FRC

FRC: Sample Whoose Search

This returns a list of ranked revelancy citations with links to the Philo4 powered version of the FRC.

Topic Model and Time Series Search Table.

Default search binds search terms with AND, which means you must have at least 1 instance of each search term in matching documents or it will return 0 results. Checking the "OR search" checkbox changes search term to OR. This will typically return many more documents but will start with those with the most relevant matches to your query. You can put in your own operators by leaving the OR box unchecked and using upper case operators such as (no quotes): "conspirateurs AND aristocrates OR étrangères AND royalistes". Limit sets the number of hits displayed. You can set this to 0 to get all results which is not advised for OR searches given the number of results you can get.

The results show the author, title, year, followed by the score (see below), the ID number which is a link to the PhiloLogic4 table of contents, the word Search which is a link that will search the document for the words you put in the query box (using an OR operator), and a Internet Archive identifier which will go to the first page of the document. Note that the IA does support word and phrase searching in documents, so you can use that to find instances of your words in the page images.

Here are some more sample searches: "grains farine blé"; "brigands émigrés nobles". Find you find any good ones, let me know.
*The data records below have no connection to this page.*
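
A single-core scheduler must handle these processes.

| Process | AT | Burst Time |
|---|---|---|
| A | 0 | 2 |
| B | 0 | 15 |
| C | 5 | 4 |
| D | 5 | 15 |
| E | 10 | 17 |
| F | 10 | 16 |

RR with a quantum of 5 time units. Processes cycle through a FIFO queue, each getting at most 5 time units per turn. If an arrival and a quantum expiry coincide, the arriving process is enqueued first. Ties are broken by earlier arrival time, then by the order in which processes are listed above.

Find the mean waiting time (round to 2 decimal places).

24.67

Schedule: | A 0-2 | B 2-7 | C 7-11 | D 11-16 | B 16-21 | E 21-26 | F 26-31 | D 31-36 | B 36-41 | E 41-46 | F 46-51 | D 51-56 | E 56-61 | F 61-66 | E 66-68 | F 68-69 |
Completion: A=2  B=41  C=11  D=56  E=68  F=69
Waiting times: A=0, B=26, C=2, D=36, E=41, F=43
Average waiting = (0+26+2+36+41+43) / 6 = 148/6 = 24.67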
This is using Python Whoosh. The index is generated from the words indexed by the PhiloLogic4 load, which have been stemmed and had accented removed. Having not included all of the "words" I decided not to display snippets which Whoosh can do. Results are sorted by default score (BM25).

The whoosh index is generated using the PhiloLogic4 data files in words_and_philo_ids which are generated at load time using Clovis' Text PreProcessing Library. There is a simple script run from the data directory of the PhiloLogic4 database you want to use under Whoosh. This reads all of the files in words_and_philo_ids and outputs structured data which are then put into the Whoosh indexer. Sample text preprocessing arguments:

preproc = PreProcessor(
        modernize=True,
        is_philo_db=True,
        text_object_type="doc",
        language="french",
        ascii=True,
        min_word_length=2,
        workers=16)

This is then applied to generate index data using a standard schema

schema = Schema(filename=TEXT(stored=True), author=TEXT(stored=True),
            title=TEXT(stored=True), date=TEXT(stored=True), year=TEXT(stored=True),
            philoid=TEXT(stored=True), divdate=TEXT(stored=True), divhead=TEXT(stored=True),
            philodbname=TEXT(stored=True), content=TEXT(stored=True, analyzer=myan)
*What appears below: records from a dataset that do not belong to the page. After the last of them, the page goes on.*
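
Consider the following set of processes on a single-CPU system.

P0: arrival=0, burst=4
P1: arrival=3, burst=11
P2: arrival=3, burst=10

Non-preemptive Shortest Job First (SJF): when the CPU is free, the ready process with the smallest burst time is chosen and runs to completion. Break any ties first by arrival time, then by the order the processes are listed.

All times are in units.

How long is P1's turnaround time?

Timeline: | P0 0-4 | P2 4-14 | P1 14-25 |
Completion: P0=4  P1=25  P2=14
Turnaround(P1) = completion − arrival = 25 − 3 = 22

22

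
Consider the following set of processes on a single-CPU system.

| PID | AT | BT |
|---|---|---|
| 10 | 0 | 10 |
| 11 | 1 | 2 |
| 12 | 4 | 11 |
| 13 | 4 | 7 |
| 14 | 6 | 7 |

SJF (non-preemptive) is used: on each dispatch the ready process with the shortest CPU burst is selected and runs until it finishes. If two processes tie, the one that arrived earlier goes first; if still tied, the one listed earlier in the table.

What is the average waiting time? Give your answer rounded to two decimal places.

Timeline: | 10 0-10 | 11 10-12 | 13 12-19 | 14 19-26 | 12 26-37 |
Completion: 10=10  11=12  12=37  13=19  14=26
Turnaround (C−A): 10=10  11=11  12=33  13=15  14=20
Waiting times: 10=0, 11=9, 12=22, 13=8, 14=13
Average waiting = (0+9+22+8+13) / 5 = 52/5 = 10.40

10.40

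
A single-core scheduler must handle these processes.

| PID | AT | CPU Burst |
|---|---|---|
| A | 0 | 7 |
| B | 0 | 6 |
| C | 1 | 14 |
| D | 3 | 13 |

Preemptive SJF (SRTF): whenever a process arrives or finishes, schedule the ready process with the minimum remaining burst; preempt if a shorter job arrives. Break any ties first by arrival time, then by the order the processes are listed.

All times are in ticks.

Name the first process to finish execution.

Timeline: | B 0-6 | A 6-13 | D 13-26 | C 26-40 |
Completion: A=13  B=6  C=40  D=26
Turnaround (C−A): A=13  B=6  C=39  D=23
Finish order: B → A → D → C

B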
We extract the metadata and text content from the returned object and load them into the Whoosh index.

for text_object in preproc.process_texts(files2process):
        textobject = " ".join(text_object)
        philoid = text_object.metadata.get("philo_id")
        author = text_object.metadata.get("author")
        title = text_object.metadata.get("title")
        date = text_object.metadata.get("create_date")
        divdate = text_object.metadata.get("create_date")
        divhead = text_object.metadata.get("head")
        year = text_object.metadata.get("year")
        filename = text_object.metadata.get("filename")
        index_writer.add_document(philoid=philoid, author=author, title=title, date=date, year=year, filename=filename, divdate=divdate, divhead=divhead, content=textobject)

This process can be iterated across multiple PhiloLogic4 instances, since we are using standard data structures.